Busy port of Antwerp
© Rudmer Zwerver

Barge owners are calling for port operators to adopt “synchro-modality” to address the congestion crisis plaguing Europe’s box terminals.

Gunther Ginckels, inland consultant at SeasC4U, warned that pleas from Port of Antwerp CEO Jacques Vandermeiren for more container capacity would likely exacerbate the crisis.

He said what was needed was a “complete reimagining” of how supply chains operate.

“What is needed is all stakeholders sharing vital information with each other, so that goods can move faster, more efficiently and in synchro-modality,” he told The Loadstar.

“Synchro-modality, in essence, sees terminal operators acting as the ‘spider in the web’ and, on the basis of information provided by stakeholders, offer a synchro-modal product which brings the box from seagoing vessel stowage to final destination.

“They determine the transport mode, which can be a combination of road, rail, and/or inland shipping, and the time the goods are expected at their destination.”
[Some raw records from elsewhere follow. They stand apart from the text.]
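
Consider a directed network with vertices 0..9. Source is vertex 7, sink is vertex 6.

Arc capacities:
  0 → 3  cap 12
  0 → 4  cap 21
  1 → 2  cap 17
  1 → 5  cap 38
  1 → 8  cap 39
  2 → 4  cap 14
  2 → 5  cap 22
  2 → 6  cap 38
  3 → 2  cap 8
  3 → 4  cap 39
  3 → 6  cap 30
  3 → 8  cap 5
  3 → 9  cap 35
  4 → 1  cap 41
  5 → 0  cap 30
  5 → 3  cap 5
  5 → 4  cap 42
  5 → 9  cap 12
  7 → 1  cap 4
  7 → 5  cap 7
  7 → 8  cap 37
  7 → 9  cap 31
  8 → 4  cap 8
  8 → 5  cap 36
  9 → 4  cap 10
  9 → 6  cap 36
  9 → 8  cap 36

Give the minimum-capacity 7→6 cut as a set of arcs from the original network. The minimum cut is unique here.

augment #1: 7→9→6 push 31
augment #2: 7→1→2→6 push 4
augment #3: 7→5→3→6 push 5
augment #4: 7→5→9→6 push 2
augment #5: 7→8→5→9→6 push 3
augment #6: 7→8→4→1→2→6 push 8
augment #7: 7→8→5→0→3→6 push 12
augment #8: 7→8→5→4→1→2→6 push 5
max flow = 70; residual-reachable set from 7 gives S-side
cut edges (S→T): {(0,3), (1,2), (5,3), (9,6)} total cap 70

Min-cut arcs: {(0,3), (1,2), (5,3), (9,6)} (total capacity 70)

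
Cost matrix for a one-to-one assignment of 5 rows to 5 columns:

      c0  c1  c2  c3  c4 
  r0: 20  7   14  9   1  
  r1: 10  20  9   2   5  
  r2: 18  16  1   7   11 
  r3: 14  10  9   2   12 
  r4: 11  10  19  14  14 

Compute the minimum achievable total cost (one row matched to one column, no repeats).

Minimum assignment cost: 24

optimal assignment: row0→col4 (cost 1), row1→col0 (cost 10), row2→col2 (cost 1), row3→col3 (cost 2), row4→col1 (cost 10)
total = 1 + 10 + 1 + 2 + 10 = 24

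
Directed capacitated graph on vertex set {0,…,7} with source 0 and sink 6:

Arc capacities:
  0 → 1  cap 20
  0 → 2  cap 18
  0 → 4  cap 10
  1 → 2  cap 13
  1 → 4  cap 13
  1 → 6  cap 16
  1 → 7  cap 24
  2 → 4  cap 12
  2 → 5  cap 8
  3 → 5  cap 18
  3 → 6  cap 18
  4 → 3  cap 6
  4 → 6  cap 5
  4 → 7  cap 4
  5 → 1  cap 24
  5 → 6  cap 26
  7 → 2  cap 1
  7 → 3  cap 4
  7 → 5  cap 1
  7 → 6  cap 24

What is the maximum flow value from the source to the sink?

Maximum flow value: 43

augment #1: 0→1→6 bottleneck 16, total now 16
augment #2: 0→4→6 bottleneck 5, total now 21
augment #3: 0→1→7→6 bottleneck 4, total now 25
augment #4: 0→2→5→6 bottleneck 8, total now 33
augment #5: 0→4→3→6 bottleneck 5, total now 38
augment #6: 0→2→4→3→6 bottleneck 1, total now 39
augment #7: 0→2→4→7→6 bottleneck 4, total now 43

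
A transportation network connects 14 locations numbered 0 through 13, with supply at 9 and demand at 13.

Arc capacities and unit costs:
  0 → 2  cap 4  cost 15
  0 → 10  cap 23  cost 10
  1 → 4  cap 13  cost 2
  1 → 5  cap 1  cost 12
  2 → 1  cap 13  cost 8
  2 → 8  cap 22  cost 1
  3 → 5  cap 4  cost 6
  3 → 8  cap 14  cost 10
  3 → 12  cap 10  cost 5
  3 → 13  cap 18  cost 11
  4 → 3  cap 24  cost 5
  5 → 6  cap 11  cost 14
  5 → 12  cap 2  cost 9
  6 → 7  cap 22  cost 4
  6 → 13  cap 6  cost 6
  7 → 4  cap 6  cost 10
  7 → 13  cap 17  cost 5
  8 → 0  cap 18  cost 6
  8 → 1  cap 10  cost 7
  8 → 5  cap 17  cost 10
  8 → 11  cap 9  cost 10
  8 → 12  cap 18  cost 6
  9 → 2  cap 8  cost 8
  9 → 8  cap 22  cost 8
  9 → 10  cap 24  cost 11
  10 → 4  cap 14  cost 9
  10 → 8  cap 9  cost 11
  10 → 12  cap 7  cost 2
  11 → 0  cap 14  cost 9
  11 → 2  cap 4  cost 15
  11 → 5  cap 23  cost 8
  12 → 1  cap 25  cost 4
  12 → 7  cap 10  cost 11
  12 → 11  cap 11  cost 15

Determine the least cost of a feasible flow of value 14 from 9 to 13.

shortest-cost path #1: 9→10→12→7→13 push 7 @ unit cost 29 (adds 203)
shortest-cost path #2: 9→8→12→7→13 push 3 @ unit cost 30 (adds 90)
shortest-cost path #3: 9→8→1→4→3→13 push 4 @ unit cost 33 (adds 132)
total cost = 425

Minimum cost for 14 units: 425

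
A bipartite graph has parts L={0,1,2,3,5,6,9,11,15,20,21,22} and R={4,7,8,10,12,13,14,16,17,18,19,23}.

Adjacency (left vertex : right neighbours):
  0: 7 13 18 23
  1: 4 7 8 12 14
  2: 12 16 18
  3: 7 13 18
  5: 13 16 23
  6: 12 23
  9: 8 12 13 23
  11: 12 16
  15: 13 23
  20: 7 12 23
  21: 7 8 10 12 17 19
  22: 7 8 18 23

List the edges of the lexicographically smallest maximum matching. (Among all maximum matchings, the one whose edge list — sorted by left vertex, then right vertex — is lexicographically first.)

|M| = 9 (so the lex-smallest maximum matching has 9 edges)
process left vertices in ascending order; for each, take the smallest-labelled available neighbour that still permits 9 edges overall, or leave it unmatched if none does
lex-smallest matching: {0-7, 1-4, 2-12, 3-13, 5-16, 6-23, 9-8, 21-10, 22-18}

Lex-smallest maximum matching: {(0,7), (1,4), (2,12), (3,13), (5,16), (6,23), (9,8), (21,10), (22,18)}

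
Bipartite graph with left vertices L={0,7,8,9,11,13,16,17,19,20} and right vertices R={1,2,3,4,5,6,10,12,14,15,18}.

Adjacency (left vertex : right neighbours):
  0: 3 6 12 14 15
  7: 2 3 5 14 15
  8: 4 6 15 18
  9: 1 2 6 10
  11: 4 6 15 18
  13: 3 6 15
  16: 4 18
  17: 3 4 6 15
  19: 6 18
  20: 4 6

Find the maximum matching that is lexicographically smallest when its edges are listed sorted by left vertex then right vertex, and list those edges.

Lex-smallest maximum matching: {(0,12), (7,2), (8,4), (9,1), (11,6), (13,3), (16,18), (17,15)}

|M| = 8 (so the lex-smallest maximum matching has 8 edges)
process left vertices in ascending order; for each, take the smallest-labelled available neighbour that still permits 8 edges overall, or leave it unmatched if none does
lex-smallest matching: {0-12, 7-2, 8-4, 9-1, 11-6, 13-3, 16-18, 17-15}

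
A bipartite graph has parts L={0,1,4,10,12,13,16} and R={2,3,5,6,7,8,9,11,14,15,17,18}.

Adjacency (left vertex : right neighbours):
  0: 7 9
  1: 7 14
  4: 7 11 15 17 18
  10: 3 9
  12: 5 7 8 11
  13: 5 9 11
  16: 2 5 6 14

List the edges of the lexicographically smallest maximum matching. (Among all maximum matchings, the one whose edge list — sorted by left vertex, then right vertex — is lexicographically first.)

Lex-smallest maximum matching: {(0,7), (1,14), (4,11), (10,3), (12,5), (13,9), (16,2)}

|M| = 7 (so the lex-smallest maximum matching has 7 edges)
process left vertices in ascending order; for each, take the smallest-labelled available neighbour that still permits 7 edges overall, or leave it unmatched if none does
lex-smallest matching: {0-7, 1-14, 4-11, 10-3, 12-5, 13-9, 16-2}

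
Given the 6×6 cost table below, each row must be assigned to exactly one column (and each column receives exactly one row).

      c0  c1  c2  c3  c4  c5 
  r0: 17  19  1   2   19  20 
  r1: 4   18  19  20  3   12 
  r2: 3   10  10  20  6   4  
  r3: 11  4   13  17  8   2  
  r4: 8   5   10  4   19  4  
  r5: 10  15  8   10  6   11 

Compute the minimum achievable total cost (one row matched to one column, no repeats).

Minimum assignment cost: 23

one of 2 optimal assignments: row0→col2 (cost 1), row1→col0 (cost 4), row2→col5 (cost 4), row3→col1 (cost 4), row4→col3 (cost 4), row5→col4 (cost 6)
total = 1 + 4 + 4 + 4 + 4 + 6 = 23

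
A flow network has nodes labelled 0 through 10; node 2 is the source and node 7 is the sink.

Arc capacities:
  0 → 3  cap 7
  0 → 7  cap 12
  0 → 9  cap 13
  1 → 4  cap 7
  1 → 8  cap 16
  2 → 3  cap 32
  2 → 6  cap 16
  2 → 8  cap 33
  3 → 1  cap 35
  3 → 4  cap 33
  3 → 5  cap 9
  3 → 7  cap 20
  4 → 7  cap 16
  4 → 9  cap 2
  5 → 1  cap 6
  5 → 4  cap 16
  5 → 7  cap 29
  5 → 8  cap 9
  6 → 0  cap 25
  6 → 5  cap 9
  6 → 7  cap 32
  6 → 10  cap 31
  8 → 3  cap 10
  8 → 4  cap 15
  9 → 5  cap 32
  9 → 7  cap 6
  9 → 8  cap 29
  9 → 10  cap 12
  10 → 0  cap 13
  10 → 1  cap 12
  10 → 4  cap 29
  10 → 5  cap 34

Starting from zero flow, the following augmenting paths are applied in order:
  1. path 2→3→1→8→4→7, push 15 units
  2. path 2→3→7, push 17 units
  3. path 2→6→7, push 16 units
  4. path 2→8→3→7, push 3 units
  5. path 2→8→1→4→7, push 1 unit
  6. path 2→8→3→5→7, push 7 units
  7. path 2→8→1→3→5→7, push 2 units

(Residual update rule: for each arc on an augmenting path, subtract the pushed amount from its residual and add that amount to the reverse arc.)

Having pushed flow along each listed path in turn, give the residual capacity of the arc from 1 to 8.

Residual capacity of (1,8): 4

after path 1 (2→3→1→8→4→7, push 15): res(1,8)=1
after path 2 (2→3→7, push 17): res(1,8)=1
after path 3 (2→6→7, push 16): res(1,8)=1
after path 4 (2→8→3→7, push 3): res(1,8)=1
after path 5 (2→8→1→4→7, push 1): res(1,8)=2
after path 6 (2→8→3→5→7, push 7): res(1,8)=2
after path 7 (2→8→1→3→5→7, push 2): res(1,8)=4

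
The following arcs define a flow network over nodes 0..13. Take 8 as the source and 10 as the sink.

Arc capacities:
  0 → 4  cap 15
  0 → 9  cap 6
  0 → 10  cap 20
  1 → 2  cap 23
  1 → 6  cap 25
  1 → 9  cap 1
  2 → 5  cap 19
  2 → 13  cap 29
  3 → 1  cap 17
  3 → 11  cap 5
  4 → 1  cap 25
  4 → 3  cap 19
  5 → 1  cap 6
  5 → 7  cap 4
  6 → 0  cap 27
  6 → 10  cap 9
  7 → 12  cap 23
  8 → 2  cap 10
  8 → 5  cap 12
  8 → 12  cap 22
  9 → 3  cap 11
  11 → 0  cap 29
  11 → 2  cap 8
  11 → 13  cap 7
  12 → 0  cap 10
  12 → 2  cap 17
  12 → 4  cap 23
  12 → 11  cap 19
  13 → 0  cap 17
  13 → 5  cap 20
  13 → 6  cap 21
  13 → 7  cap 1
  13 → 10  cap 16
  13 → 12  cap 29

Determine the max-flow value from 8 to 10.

augment #1: 8→2→13→10 bottleneck 10, total now 10
augment #2: 8→12→0→10 bottleneck 10, total now 20
augment #3: 8→5→1→6→10 bottleneck 6, total now 26
augment #4: 8→12→2→13→10 bottleneck 6, total now 32
augment #5: 8→12→11→0→10 bottleneck 6, total now 38
augment #6: 8→5→7→12→11→0→10 bottleneck 4, total now 42

Maximum flow value: 42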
Mr Ginckels also called for “concession coupling”, based on a 50/20/30 rule, in which 50% of capacity moves by barge, 20% by rail and 30% by road. This would require prioritising quay capacity, ensuring frequent rail services and ample gate space for trucking.

He added that such a development was already on its way, with Maersk said to be building a system to fit his proposed model.

“Maersk will set up a platform for a single rate and, with a number of requirements such as transit time, will decide how to move containers, which will be done by combining transport modes,” said Mr Ginckels.

“Expanding terminals is not the way forward, because you have to ask ‘where and how’ is there still enough surface area between the Dutch border and Antwerp to create space?

“They cannot even manage current operations and flows, and the bottlenecks are on the landside, so how in the heavens will they do better when building more docks and quays.”